Les projets de mesures qui suivent sont donc encore susceptibles d'être amendés d'ici la publication finale du texte au Journal officiel et son entrée en vigueur dépendra également de la publication de divers décrets d'application.

La réforme vise à développer le recours au règlement amiable des petits litiges sans passer par un juge. Pour un grand nombre de litiges, le texte instaure une obligation préalable de tentative de règlement amiable. Le texte vise également à développer le règlement des litiges en ligne. Il prévoit de créer un système de certification des sites en ligne proposant ce type de procédure via l'intervention de conciliateurs, de médiateurs ou d'arbitres. 

La réforme supprime la phase de conciliation obligatoire en cas de divorce et permet une saisine conjointe du juge. Le juge pourra toutefois toujours instaurer des mesures provisoires (sur la résidence des enfants par exemple) dès le début de la procédure, lors d'une audience d'orientation.

La procédure participative de mise en état par avocats est privilégiée par la réforme.

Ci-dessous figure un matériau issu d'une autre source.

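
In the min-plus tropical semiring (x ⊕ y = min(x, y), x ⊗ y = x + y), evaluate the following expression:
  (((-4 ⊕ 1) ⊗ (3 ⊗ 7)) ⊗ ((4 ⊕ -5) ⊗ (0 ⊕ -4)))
(((-4 ⊕ 1) ⊗ (3 ⊗ 7)) ⊗ ((4 ⊕ -5) ⊗ (0 ⊕ -4))) = -3

Expand innermost to outermost. Recall ⊕ takes the minimum of its arguments and ⊗ takes their sum. Working out the expression (((-4 ⊕ 1) ⊗ (3 ⊗ 7)) ⊗ ((4 ⊕ -5) ⊗ (0 ⊕ -4))) gives -3.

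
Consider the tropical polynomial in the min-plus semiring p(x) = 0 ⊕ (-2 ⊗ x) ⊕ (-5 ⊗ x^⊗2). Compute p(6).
p(6) = 0

A tropical monomial a ⊗ x^⊗i evaluates to a + i · x. Evaluating each term at x = 6:
  Term 0 contributes 0 + 0 · 6 = 0
  Term 1 contributes -2 + 1 · 6 = 4
  Term 2 contributes -5 + 2 · 6 = 7
p(6) = ⊕ of these = min[0, 4, 7] = 0.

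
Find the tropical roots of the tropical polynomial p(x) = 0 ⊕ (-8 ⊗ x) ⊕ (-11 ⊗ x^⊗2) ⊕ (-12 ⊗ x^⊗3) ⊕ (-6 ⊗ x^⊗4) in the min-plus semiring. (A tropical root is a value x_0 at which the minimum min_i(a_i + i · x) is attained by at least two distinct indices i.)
Roots: {-6, 1, 3, 8}

Each tropical root is a break point of the lower envelope of the lines y = a_i + i · x (there are 5 lines, with slopes 0, 1, ..., 4). Only the lines that attain the minimum somewhere contribute to roots; other lines are dominated. Here the surviving (envelope) indices are i = 4, i = 3, i = 2, i = 1, i = 0.
Intersections between consecutive envelope lines give the roots: for adjacent envelope indices i < j the intersection is x = (a_i − a_j) / (j − i). Reading off the sorted break points: {-6, 1, 3, 8}.
Verification: at each break x_0, at least two indices attain the minimum of min_i(a_i + i · x_0).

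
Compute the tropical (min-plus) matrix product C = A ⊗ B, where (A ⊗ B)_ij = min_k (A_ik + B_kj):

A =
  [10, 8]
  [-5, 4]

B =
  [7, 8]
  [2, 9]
A ⊗ B =
  [10, 17]
  [2, 3]

Apply the min-plus product entry-by-entry:
  C[0][0] = min over k of (A[0][0] + B[0][0] = 10 + 7 = 17, A[0][1] + B[1][0] = 8 + 2 = 10) = 10 (attained at k = 1)
  C[0][1] = min over k of (A[0][0] + B[0][1] = 10 + 8 = 18, A[0][1] + B[1][1] = 8 + 9 = 17) = 17 (attained at k = 1)
  C[1][0] = min over k of (A[1][0] + B[0][0] = -5 + 7 = 2, A[1][1] + B[1][0] = 4 + 2 = 6) = 2 (attained at k = 0)
  C[1][1] = min over k of (A[1][0] + B[0][1] = -5 + 8 = 3, A[1][1] + B[1][1] = 4 + 9 = 13) = 3 (attained at k = 0)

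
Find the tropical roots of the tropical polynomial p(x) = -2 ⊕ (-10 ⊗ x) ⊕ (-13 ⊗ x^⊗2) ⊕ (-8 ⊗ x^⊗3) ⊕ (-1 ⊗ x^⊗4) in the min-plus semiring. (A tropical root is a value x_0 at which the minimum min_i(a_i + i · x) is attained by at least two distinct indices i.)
Roots: {-7, -5, 3, 8}

Each tropical root is a break point of the lower envelope of the lines y = a_i + i · x (there are 5 lines, with slopes 0, 1, ..., 4). Only the lines that attain the minimum somewhere contribute to roots; other lines are dominated. Here the surviving (envelope) indices are i = 4, i = 3, i = 2, i = 1, i = 0.
Intersections between consecutive envelope lines give the roots: for adjacent envelope indices i < j the intersection is x = (a_i − a_j) / (j − i). Reading off the sorted break points: {-7, -5, 3, 8}.
Verification: at each break x_0, at least two indices attain the minimum of min_i(a_i + i · x_0).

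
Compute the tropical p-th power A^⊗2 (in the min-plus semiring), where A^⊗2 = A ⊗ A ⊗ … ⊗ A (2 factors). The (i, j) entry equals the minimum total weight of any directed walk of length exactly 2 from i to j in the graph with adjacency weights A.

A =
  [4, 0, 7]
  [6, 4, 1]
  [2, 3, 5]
A^⊗2 =
  [6, 4, 1]
  [3, 4, 5]
  [6, 2, 4]

Each entry (A^⊗2)_ij equals the minimum over all length-2 walks i = v_0 → v_1 → … → v_2 = j of Σ_t A[v_t][v_{t+1}]. For example, for (i, j) = (0, 2) we minimise over 3 possible intermediate vertex sequences; the minimum is 1, attained along the walk 0 → 1 → 2.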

La réforme prévoit également de "dé-judiciariser" les modalités de révision des pensions alimentaires. Actuellement, les demandes de réévaluation doivent être adressées au Juge aux Affaires Familiales. Le texte envisage de transférer vers la CAF cette prise en charge. Dans un premier temps, la mise en place d'un service administratif en charge du rajustement des pensions serait ainsi expérimenté dans certains départements.